Spring has sprung giving us warmer weather, longer days and the motivation to get active outdoors. Combining physical activity and eating well not only helps us maintain a healthy body weight, it can decrease our risk for cardiovascular diseases as well as some cancers, improves your mood and energy levels and promotes better sleep. The health benefits are hard to ignore.
Whether you are training for a marathon or trying to loose weight, carbohydrates are an important part of a healthy and well-balanced diet. Carbohydrates are broken down by the digestive system into glucose (blood sugar), which can be used immediately or stored in your liver and muscles for when it is needed. Found in fruits, vegetables, legumes and grains such as pasta, oatmeal and bread, carbohydrates are the first choice of energy for the body and are the sole source of energy for your brain and red blood cells, they also play a key role in digestive health.
Carbohydrates are classified as either simple or complex, based on how quickly they are digested and absorbed by the body. A simple carbohydrate is made of one or two sugar molecules making them a quick source of energy because they are easily digested (found in candy, soft drinks, fruit juices, etc). Complex carbohydrates are made of three or more (often hundreds) sugar molecules strung together taking them longer to break down and are more health promoting as they provide fiber, vitamins and minerals.
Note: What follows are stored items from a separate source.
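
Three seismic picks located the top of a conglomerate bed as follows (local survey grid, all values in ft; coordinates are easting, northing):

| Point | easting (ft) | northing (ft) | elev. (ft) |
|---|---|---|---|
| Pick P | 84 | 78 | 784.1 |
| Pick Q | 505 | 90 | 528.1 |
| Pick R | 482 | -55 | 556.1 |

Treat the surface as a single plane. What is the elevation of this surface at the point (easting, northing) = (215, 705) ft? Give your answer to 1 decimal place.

Two edge vectors: Pick P→Pick Q = (421, 12, -256), Pick P→Pick R = (398, -133, -228).
Normal n = (Pick P→Pick Q) × (Pick P→Pick R) = (-36784, -5900, -60769).
So ∂z/∂easting = −n_x/n_z = −0.60531 and ∂z/∂northing = −n_y/n_z = −0.09709.
Intercept c from Pick P: 784.1 + 50.85 + 7.57 = 842.52.
At (215, 705): z = −130.1 − 68.4 + 842.52 = 643.9 ft.

643.9 ft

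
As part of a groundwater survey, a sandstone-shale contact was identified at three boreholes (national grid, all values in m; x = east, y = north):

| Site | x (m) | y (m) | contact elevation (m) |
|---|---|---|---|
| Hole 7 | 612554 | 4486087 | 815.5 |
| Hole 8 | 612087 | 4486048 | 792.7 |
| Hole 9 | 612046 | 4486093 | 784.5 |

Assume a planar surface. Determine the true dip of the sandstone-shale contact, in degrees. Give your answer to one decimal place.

Two edge vectors: Hole 7→Hole 8 = (-467, -39, -22.8), Hole 7→Hole 9 = (-508, 6, -31).
Normal n = (Hole 7→Hole 8) × (Hole 7→Hole 9) = (1345.8, -2894.6, -22614).
So ∂z/∂x = −n_x/n_z = 0.05951 and ∂z/∂y = −n_y/n_z = −0.12800.
Gradient magnitude |∇z| = √(a² + b²) = √(0.00354 + 0.01638) = 0.14116.
True dip = arctan(0.14116) = 8.0°, dipping toward NNW (azimuth ≈ 335°).

8.0°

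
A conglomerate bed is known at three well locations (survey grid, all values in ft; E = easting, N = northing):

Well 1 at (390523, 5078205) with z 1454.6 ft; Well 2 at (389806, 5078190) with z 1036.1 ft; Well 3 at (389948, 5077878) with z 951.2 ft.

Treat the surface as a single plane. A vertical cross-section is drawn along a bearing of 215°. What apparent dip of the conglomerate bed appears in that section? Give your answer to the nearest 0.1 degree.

Let the plane be z = a·E + b·N + c.
Well 2−Well 1: −717a − 15b = −418.5;  Well 3−Well 1: −575a − 327b = −503.4.
Solving gives a = 0.57254, b = 0.53269.
Unit vector along 215° is (sin 215°, cos 215°) = (-0.5736, -0.8192).
Slope in that direction = a·(-0.5736) + b·(-0.8192) = −0.76475.
Apparent dip = arctan|0.76475| = 37.4° (true dip is 38.0°, so apparent ≤ true as expected).

37.4°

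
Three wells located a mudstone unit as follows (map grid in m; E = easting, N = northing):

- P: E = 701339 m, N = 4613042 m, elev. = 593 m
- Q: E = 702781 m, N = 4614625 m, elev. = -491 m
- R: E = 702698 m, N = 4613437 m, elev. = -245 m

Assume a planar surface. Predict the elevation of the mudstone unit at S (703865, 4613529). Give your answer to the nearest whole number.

Let the plane be z = a·E + b·N + c.
Q−P: 1442a + 1583b = −1084;  R−P: 1359a + 395b = −838.
Solving gives a = −0.56797751, b = −0.16738878.
Then c = 593 − a·701339 − b·4613042 = 1171109.24.
At (703865, 4613529): z = −399779.5 − 772253.0 + 1171109.24 = -923.2 m.

-923 m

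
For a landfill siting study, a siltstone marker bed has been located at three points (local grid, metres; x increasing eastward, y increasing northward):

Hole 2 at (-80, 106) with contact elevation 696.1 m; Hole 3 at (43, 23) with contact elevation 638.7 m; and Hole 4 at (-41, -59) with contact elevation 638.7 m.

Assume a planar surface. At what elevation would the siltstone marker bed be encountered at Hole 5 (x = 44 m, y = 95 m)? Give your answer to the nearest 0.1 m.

Let the plane be z = a·x + b·y + c.
Hole 3−Hole 2: 123a − 83b = −57.4;  Hole 4−Hole 2: 39a − 165b = −57.4.
Solving gives a = −0.27593, b = 0.28266.
Then c = 696.1 − a·-80 − b·106 = 644.06.
At (44, 95): z = −12.1 + 26.9 + 644.06 = 658.8 m.

658.8 m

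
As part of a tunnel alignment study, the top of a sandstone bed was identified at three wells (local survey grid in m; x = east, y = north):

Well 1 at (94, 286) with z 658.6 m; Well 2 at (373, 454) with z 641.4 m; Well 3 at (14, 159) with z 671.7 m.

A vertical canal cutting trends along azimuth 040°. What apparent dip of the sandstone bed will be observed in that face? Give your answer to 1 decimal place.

Let the plane be z = a·x + b·y + c.
Well 2−Well 1: 279a + 168b = −17.2;  Well 3−Well 1: −80a − 127b = 13.1.
Solving gives a = 0.00075, b = −0.10362.
Unit vector along 040° is (sin 40°, cos 40°) = (0.6428, 0.7660).
Slope in that direction = a·(0.6428) + b·(0.7660) = −0.07890.
Apparent dip = arctan|0.07890| = 4.5° (true dip is 5.9°, so apparent ≤ true as expected).

4.5°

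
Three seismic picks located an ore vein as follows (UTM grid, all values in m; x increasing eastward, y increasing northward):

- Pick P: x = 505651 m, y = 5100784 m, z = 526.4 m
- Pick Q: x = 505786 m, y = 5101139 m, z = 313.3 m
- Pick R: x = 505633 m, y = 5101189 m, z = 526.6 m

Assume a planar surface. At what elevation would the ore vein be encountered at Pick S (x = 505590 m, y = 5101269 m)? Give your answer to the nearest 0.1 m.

582.4 m

Let the plane be z = a·x + b·y + c.
Pick Q−Pick P: 135a + 355b = −213.1;  Pick R−Pick P: −18a + 405b = 0.2.
Solving gives a = −1.414500942, b = −0.062372881.
Then c = 526.4 − a·505651 − b·5100784 = 1033920.81.
At (505590, 5101269): z = −715157.5 − 318180.8 + 1033920.81 = 582.4 m.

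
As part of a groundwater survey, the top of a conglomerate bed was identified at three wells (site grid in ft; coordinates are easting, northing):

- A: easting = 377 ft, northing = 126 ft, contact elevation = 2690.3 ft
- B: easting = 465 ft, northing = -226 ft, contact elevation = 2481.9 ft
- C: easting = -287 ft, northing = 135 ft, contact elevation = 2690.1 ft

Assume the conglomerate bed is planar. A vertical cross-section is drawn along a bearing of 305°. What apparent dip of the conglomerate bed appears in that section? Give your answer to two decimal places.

Let the plane be z = a·easting + b·northing + c.
B−A: 88a − 352b = −208.4;  C−A: −664a + 9b = −0.2.
Solving gives a = 0.00835, b = 0.59413.
Unit vector along 305° is (sin 305°, cos 305°) = (-0.8192, 0.5736).
Slope in that direction = a·(-0.8192) + b·(0.5736) = 0.33394.
Apparent dip = arctan|0.33394| = 18.47° (true dip is 30.7°, so apparent ≤ true as expected).

18.47°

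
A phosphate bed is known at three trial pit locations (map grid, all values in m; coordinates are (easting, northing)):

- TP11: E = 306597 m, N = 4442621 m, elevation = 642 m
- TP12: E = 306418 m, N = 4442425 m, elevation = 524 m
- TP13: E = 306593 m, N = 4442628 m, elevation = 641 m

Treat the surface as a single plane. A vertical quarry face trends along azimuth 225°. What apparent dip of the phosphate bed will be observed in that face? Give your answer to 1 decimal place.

24.5°

Two edge vectors: TP11→TP12 = (-179, -196, -118), TP11→TP13 = (-4, 7, -1).
Normal n = (TP11→TP12) × (TP11→TP13) = (1022, 293, -2037).
So ∂z/∂E = −n_x/n_z = 0.50172 and ∂z/∂N = −n_y/n_z = 0.14384.
Unit vector along 225° is (sin 225°, cos 225°) = (-0.7071, -0.7071).
Slope in that direction = a·(-0.7071) + b·(-0.7071) = −0.45648.
Apparent dip = arctan|0.45648| = 24.5° (true dip is 27.6°, so apparent ≤ true as expected).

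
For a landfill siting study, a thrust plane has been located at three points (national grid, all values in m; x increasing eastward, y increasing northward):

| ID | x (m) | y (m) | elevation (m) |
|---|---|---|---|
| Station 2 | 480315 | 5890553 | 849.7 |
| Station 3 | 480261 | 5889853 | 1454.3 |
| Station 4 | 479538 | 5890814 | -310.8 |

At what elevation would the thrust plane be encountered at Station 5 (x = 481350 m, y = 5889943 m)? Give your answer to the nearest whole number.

2646 m

Let the plane be z = a·x + b·y + c.
Station 3−Station 2: −54a − 700b = 604.6;  Station 4−Station 2: −777a + 261b = −1160.5.
Solving gives a = 1.17304021, b = −0.95420596.
Then c = 849.7 − a·480315 − b·5890553 = 5058221.67.
At (481350, 5889943): z = 564642.9 − 5620218.7 + 5058221.67 = 2645.9 m.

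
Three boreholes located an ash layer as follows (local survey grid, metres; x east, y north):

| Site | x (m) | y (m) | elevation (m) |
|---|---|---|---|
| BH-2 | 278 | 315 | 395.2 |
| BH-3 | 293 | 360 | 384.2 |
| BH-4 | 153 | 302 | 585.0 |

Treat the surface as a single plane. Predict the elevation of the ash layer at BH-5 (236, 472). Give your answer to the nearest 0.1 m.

502.7 m

Let the plane be z = a·x + b·y + c.
BH-3−BH-2: 15a + 45b = −11;  BH-4−BH-2: −125a − 13b = 189.8.
Solving gives a = −1.54659, b = 0.27109.
Then c = 395.2 − a·278 − b·315 = 739.76.
At (236, 472): z = −365.0 + 128.0 + 739.76 = 502.7 m.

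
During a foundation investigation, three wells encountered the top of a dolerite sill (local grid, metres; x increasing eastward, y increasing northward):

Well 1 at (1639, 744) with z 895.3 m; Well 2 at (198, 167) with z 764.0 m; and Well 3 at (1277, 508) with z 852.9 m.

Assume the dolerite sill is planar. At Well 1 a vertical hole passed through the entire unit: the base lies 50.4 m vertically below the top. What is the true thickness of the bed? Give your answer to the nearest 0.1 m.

50.1 m

Let the plane be z = a·x + b·y + c.
Well 2−Well 1: −1441a − 577b = −131.3;  Well 3−Well 1: −362a − 236b = −42.4.
Solving gives a = 0.04971, b = 0.10341.
|∇z| = √(a²+b²) = 0.11474, so dip δ = arctan(0.11474) = 6.55°.
True thickness = vertical thickness × cos δ = 50.4 × cos 6.55° = 50.1 m.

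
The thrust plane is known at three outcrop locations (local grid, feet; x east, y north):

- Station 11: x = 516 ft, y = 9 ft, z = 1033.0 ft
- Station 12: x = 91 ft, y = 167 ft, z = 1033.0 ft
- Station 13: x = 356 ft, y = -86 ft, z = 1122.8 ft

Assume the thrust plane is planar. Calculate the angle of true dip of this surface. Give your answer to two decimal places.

31.81°

Let the plane be z = a·x + b·y + c.
Station 12−Station 11: −425a + 158b = 0;  Station 13−Station 11: −160a − 95b = 89.8.
Solving gives a = −0.21611, b = −0.58130.
Gradient magnitude |∇z| = √(a² + b²) = √(0.04670 + 0.33791) = 0.62017.
True dip = arctan(0.62017) = 31.81°, dipping toward NNE (azimuth ≈ 020°).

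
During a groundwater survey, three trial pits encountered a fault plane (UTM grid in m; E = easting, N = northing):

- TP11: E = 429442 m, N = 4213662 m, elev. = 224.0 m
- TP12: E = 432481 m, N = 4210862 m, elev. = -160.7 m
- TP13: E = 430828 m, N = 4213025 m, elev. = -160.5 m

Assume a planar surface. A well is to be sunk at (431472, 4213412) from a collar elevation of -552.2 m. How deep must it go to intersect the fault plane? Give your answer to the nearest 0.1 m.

Two edge vectors: TP11→TP12 = (3039, -2800, -384.7), TP11→TP13 = (1386, -637, -384.5).
Normal n = (TP11→TP12) × (TP11→TP13) = (831546.1, 635301.3, 1944957).
So ∂z/∂E = −n_x/n_z = −0.427539581 and ∂z/∂N = −n_y/n_z = −0.326640280.
Intercept c from TP11: 224 + 183603.45 + 1376351.74 = 1560179.19.
At (431472, 4213412): z_contact = −184471.36 − 1376270.08 + 1560179.19 = -562.25 m.
Depth below ground = -552.2 − (-562.25) = 10.0 m.

10.0 m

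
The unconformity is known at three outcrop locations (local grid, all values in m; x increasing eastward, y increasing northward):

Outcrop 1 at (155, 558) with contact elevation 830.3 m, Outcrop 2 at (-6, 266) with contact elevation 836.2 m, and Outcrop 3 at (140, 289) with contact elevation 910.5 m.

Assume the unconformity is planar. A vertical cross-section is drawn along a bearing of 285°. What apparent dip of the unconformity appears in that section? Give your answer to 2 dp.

32.09°

Let the plane be z = a·x + b·y + c.
Outcrop 2−Outcrop 1: −161a − 292b = 5.9;  Outcrop 3−Outcrop 1: −15a − 269b = 80.2.
Solving gives a = 0.56080, b = −0.32941.
Unit vector along 285° is (sin 285°, cos 285°) = (-0.9659, 0.2588).
Slope in that direction = a·(-0.9659) + b·(0.2588) = −0.62695.
Apparent dip = arctan|0.62695| = 32.09° (true dip is 33.0°, so apparent ≤ true as expected).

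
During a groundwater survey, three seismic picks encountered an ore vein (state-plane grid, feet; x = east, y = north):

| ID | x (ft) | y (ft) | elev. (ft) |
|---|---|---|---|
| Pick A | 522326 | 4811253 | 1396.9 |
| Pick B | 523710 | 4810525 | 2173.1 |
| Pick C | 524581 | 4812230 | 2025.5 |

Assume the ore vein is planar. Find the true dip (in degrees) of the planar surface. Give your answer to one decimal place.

Two edge vectors: Pick A→Pick B = (1384, -728, 776.2), Pick A→Pick C = (2255, 977, 628.6).
Normal n = (Pick A→Pick B) × (Pick A→Pick C) = (-1215968.2, 880348.6, 2993808).
So ∂z/∂x = −n_x/n_z = 0.40616 and ∂z/∂y = −n_y/n_z = −0.29406.
Gradient magnitude |∇z| = √(a² + b²) = √(0.16497 + 0.08647) = 0.50143.
True dip = arctan(0.50143) = 26.6°, dipping toward NW (azimuth ≈ 306°).

26.6°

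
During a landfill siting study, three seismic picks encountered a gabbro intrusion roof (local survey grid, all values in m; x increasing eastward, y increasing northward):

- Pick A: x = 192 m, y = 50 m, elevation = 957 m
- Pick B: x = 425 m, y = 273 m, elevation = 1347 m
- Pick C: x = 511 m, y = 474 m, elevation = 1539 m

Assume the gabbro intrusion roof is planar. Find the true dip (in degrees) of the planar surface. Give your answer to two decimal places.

53.44°

Two edge vectors: Pick A→Pick B = (233, 223, 390), Pick A→Pick C = (319, 424, 582).
Normal n = (Pick A→Pick B) × (Pick A→Pick C) = (-35574, -11196, 27655).
So ∂z/∂x = −n_x/n_z = 1.28635 and ∂z/∂y = −n_y/n_z = 0.40485.
Gradient magnitude |∇z| = √(a² + b²) = √(1.65470 + 0.16390) = 1.34855.
True dip = arctan(1.34855) = 53.44°, dipping toward WSW (azimuth ≈ 253°).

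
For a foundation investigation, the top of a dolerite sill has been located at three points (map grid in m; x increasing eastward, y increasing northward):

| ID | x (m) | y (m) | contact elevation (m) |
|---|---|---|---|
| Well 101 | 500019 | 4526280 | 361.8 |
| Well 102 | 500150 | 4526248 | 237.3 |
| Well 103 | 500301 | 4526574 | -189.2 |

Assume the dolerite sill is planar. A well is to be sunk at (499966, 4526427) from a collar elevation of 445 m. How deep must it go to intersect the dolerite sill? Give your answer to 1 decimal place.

137.4 m

Let the plane be z = a·x + b·y + c.
Well 102−Well 101: 131a − 32b = −124.5;  Well 103−Well 101: 282a + 294b = −551.
Solving gives a = −1.140876772, b = −0.779839286.
Then c = 361.8 − a·500019 − b·4526280 = 4100592.83.
At (499966, 4526427): z_contact = −570399.60 − 3529885.60 + 4100592.83 = 307.63 m.
Depth below ground = 445 − 307.63 = 137.4 m.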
How much carbohydrate do we need? The Institute of Medicine suggests an Acceptable Macronutrient Distribution Range (AMDR) of 45-65% of total daily energy from carbohydrates. Breaking the numbers down, someone requiring 2000 kcals a day should consume 225-325g of carbohydate, and at 4 kcal per gram of carbohydrate that translates to 900-1300 kcals a day.
The key to a balanced diet is to eat a variety of foods in the right proportions. Choose carbohydrates wisely by limiting foods with added sugars, which are not only high in calories but also low in nutrition. Combine oatmeal topped with berries for a great start to the day, a quinoa salad for lunch and round the day out by pairing pasta with lean protein and vegetable packed tomato sauce for a nutritious supper.